The first question that must be asked of any algorithm when a parallel version is being considered is, ``What does it do?'' Surprisingly, this question is often quite hard to answer. Vague responses such as ``some sort of linear algebra'' are quite common and even if the name of the algorithm is actually known, it is quite surprising how often codes are ported without anyone actually having a good impression of what the code does.
One attempt to shed light on these issues by providing a data visualization service is vtool. One takes the original (sequential) source code and runs it through a preprocessor that instruments various types of data access. The program is then compiled with a special run time library and run in the normal manner. The result is a database describing the ways in which the algorithm or application makes use of its data.
Once this has been collected, vtool provides a service analogous to a home VCR which allows the application to be ``played back'' to show the memory accesses being made. Sample output is shown in Figure 5.9.

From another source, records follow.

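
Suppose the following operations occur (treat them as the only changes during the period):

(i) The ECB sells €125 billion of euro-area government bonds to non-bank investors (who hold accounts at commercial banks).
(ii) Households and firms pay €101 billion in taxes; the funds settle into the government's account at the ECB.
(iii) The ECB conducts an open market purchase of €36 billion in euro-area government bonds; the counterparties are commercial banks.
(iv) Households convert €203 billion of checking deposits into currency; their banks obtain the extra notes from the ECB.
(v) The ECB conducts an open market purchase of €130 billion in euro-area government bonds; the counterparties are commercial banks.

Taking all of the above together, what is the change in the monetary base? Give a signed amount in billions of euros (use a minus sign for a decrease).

Asset sale (to non-banks) €125 billion: ECB balance sheet contracts → −€125B.
Government account inflow €101 billion: reserves shift to a non-base liability → −€101B.
OMO purchase (from banks) €36 billion: ECB balance sheet expands → +€36B.
Currency withdrawal €203 billion: just a shift between currency and reserves — both are base money → 0.
OMO purchase (from banks) €130 billion: ECB balance sheet expands → +€130B.
Net: −125 − 101 + 36 + 0 + 130 = -€60 billion.

-€60 billion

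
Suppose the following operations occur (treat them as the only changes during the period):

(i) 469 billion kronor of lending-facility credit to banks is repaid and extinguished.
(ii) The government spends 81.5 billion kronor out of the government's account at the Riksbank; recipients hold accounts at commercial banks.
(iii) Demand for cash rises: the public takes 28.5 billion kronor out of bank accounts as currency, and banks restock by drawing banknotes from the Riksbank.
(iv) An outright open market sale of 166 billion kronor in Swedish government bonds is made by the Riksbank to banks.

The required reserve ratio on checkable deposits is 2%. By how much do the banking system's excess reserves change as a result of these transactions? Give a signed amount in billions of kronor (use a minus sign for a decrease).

-583.06 billion

Discount-window repayment 469 billion kronor: reserves −469B, deposits 0.
Government spending 81.5 billion kronor: reserves +81.5B, deposits +81.5B.
Currency withdrawal 28.5 billion kronor: reserves −28.5B, deposits −28.5B.
OMO sale (to banks) 166 billion kronor: reserves −166B, deposits 0.
Totals: Δreserves = −582B, Δdeposits = +53B.
Δrequired reserves = 2% × +53B = +1.06B.
Δexcess reserves = Δreserves − Δrequired = −582B − (+1.06B) = -583.06 billion.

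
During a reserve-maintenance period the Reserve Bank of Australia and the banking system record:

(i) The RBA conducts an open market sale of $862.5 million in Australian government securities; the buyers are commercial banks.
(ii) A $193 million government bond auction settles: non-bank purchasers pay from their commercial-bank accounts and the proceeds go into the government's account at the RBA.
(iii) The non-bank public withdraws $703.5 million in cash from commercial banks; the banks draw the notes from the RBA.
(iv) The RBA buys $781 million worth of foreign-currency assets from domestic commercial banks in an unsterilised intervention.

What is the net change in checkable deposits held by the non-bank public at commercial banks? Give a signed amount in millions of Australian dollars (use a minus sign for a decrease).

-$896.5 million

OMO sale (to banks) $862.5 million: the counterparty is a bank, so public deposits are unchanged → 0.
Government account inflow $193 million: non-bank counterparties' bank balances fall → −$193M.
Currency withdrawal $703.5 million: non-bank counterparties' bank balances fall → −$703.5M.
FX purchase $781 million: the counterparty is a bank, so public deposits are unchanged → 0.
Net: 0 − 193 − 703.5 + 0 = -$896.5 million.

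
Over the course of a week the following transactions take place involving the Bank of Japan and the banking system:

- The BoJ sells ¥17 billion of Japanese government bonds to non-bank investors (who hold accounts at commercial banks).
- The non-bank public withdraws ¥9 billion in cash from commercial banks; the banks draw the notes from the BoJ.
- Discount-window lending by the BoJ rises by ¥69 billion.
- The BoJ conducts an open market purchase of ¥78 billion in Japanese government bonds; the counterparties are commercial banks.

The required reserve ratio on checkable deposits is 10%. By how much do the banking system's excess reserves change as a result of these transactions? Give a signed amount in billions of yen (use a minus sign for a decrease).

Asset sale (to non-banks) ¥17 billion: reserves −¥17B, deposits −¥17B.
Currency withdrawal ¥9 billion: reserves −¥9B, deposits −¥9B.
Discount-window loan ¥69 billion: reserves +¥69B, deposits 0.
OMO purchase (from banks) ¥78 billion: reserves +¥78B, deposits 0.
Totals: Δreserves = +¥121B, Δdeposits = −¥26B.
Δrequired reserves = 10% × −¥26B = −¥2.6B.
Δexcess reserves = Δreserves − Δrequired = +¥121B − (−¥2.6B) = +¥123.6 billion.

+¥123.6 billion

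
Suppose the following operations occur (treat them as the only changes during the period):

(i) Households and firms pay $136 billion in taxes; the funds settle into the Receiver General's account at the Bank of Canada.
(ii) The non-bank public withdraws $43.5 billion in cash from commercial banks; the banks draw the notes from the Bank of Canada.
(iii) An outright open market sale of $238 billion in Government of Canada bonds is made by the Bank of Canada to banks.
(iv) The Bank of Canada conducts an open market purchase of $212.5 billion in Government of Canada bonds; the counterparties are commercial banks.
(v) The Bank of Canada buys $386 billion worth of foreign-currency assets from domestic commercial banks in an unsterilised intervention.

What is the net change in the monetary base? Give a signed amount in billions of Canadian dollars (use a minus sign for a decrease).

Bank of Canada balance sheet:
  Assets:      Securities −$25.5B, Foreign assets +$386B
  Liabilities: Bank reserves +$181B, Currency in circulation +$43.5B, Government deposits +$136B
Monetary base = currency + reserves: +$43.5B + (+$181B) = +$224.5 billion.

+$224.5 billion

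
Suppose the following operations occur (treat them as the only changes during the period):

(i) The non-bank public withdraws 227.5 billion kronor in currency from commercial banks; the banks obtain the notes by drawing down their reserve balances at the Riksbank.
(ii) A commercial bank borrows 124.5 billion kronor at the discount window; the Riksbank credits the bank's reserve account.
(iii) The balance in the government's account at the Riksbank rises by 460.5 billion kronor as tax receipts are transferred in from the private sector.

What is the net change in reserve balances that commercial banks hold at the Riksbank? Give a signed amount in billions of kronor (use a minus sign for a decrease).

-563.5 billion

Currency withdrawal 227.5 billion kronor: banks swap reserves for currency → −227.5B.
Discount-window loan 124.5 billion kronor: the loan is credited to the bank's reserve account → +124.5B.
Government account inflow 460.5 billion kronor: funds move from bank reserves into the government account → −460.5B.
Net: −227.5 + 124.5 − 460.5 = -563.5 billion.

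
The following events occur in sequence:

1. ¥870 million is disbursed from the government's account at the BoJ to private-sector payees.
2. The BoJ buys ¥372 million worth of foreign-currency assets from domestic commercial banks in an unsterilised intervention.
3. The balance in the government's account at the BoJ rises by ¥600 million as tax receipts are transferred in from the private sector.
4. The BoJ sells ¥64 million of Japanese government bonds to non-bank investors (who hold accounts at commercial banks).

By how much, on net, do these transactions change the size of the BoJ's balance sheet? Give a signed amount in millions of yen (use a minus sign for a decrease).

BoJ balance sheet:
  Assets:      Securities −¥64M, Foreign assets +¥372M
  Liabilities: Bank reserves +¥578M, Government deposits −¥270M
Commercial banking system:
  Assets:      Reserves at CB +¥578M, Foreign assets −¥372M
  Liabilities: Checkable deposits +¥206M
Change in total BoJ assets = +¥308 million.

+¥308 million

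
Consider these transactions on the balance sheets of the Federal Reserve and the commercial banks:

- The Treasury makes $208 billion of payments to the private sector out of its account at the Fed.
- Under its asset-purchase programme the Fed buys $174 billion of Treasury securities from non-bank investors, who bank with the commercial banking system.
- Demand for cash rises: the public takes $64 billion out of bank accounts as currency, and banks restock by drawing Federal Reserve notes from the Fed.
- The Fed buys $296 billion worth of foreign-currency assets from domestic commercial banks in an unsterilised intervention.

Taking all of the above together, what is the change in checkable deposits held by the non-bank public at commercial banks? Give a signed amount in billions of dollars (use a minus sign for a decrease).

Fed balance sheet:
  Assets:      Securities +$174B, Foreign assets +$296B
  Liabilities: Bank reserves +$614B, Currency in circulation +$64B, Government deposits −$208B
Commercial banking system:
  Assets:      Reserves at CB +$614B, Foreign assets −$296B
  Liabilities: Checkable deposits +$318B
So the change in checkable deposits held by the non-bank public at commercial banks is +$318 billion.

+$318 billion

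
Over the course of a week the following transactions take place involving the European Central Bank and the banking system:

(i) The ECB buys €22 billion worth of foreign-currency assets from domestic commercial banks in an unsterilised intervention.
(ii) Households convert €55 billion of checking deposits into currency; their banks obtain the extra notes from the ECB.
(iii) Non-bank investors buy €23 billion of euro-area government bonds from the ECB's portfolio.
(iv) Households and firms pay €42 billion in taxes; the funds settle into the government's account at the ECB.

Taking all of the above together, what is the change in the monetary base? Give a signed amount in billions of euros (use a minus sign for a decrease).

-€43 billion

ECB balance sheet:
  Assets:      Securities −€23B, Foreign assets +€22B
  Liabilities: Bank reserves −€98B, Currency in circulation +€55B, Government deposits +€42B
Commercial banking system:
  Assets:      Reserves at CB −€98B, Foreign assets −€22B
  Liabilities: Checkable deposits −€120B
Monetary base = currency + reserves: +€55B + (−€98B) = -€43 billion.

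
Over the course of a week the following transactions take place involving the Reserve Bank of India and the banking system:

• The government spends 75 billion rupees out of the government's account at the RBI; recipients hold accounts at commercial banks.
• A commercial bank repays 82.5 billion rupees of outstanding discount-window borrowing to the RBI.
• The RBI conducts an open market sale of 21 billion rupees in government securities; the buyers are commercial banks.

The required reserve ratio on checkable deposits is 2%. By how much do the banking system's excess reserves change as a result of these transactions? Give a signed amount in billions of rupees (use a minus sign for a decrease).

Government spending 75 billion rupees: reserves +75B, deposits +75B.
Discount-window repayment 82.5 billion rupees: reserves −82.5B, deposits 0.
OMO sale (to banks) 21 billion rupees: reserves −21B, deposits 0.
Totals: Δreserves = −28.5B, Δdeposits = +75B.
Δrequired reserves = 2% × +75B = +1.5B.
Δexcess reserves = Δreserves − Δrequired = −28.5B − (+1.5B) = -30 billion.

-30 billion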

Figure 5.9: Analysis of a Sorting Algorithm Using vtool
The basic idea is to show ``pictures'' of arrays together with a ``hot spot'' that shows where accesses and updates are being made. As the hot spot moves, it leaves behind a trail of continuingly fading colors that dramatically show the evolution of the algorithm. As this proceeds, the corresponding source code can be shown and the whole simulation can be stopped at any time so that a particularly interesting sequence can be replayed in slow motion or even one step at a time, both forward and backward.
In addition to showing simple access patterns, the display can also show the values being stored into arrays, providing a powerful way of debugging applications.
In the parallel processing arena, this tool is normally used to understand how an algorithm works at the level of its memory references. Since most parallel programs are based on the ideas of data distribution, it is important to know how the values at a particular grid point or location in space depend on those of neighbors. This is fundamental to the selection of a parallelization method. It is also central to the understanding of how the parallel and sequential versions of the code will differ which becomes important when the optimization process begins.
It should be mentioned in passing that we have been surprised in using this tool how often people's conceptions of the way that numerical algorithms work are either slightly or completely revised after seeing the visualization system at work.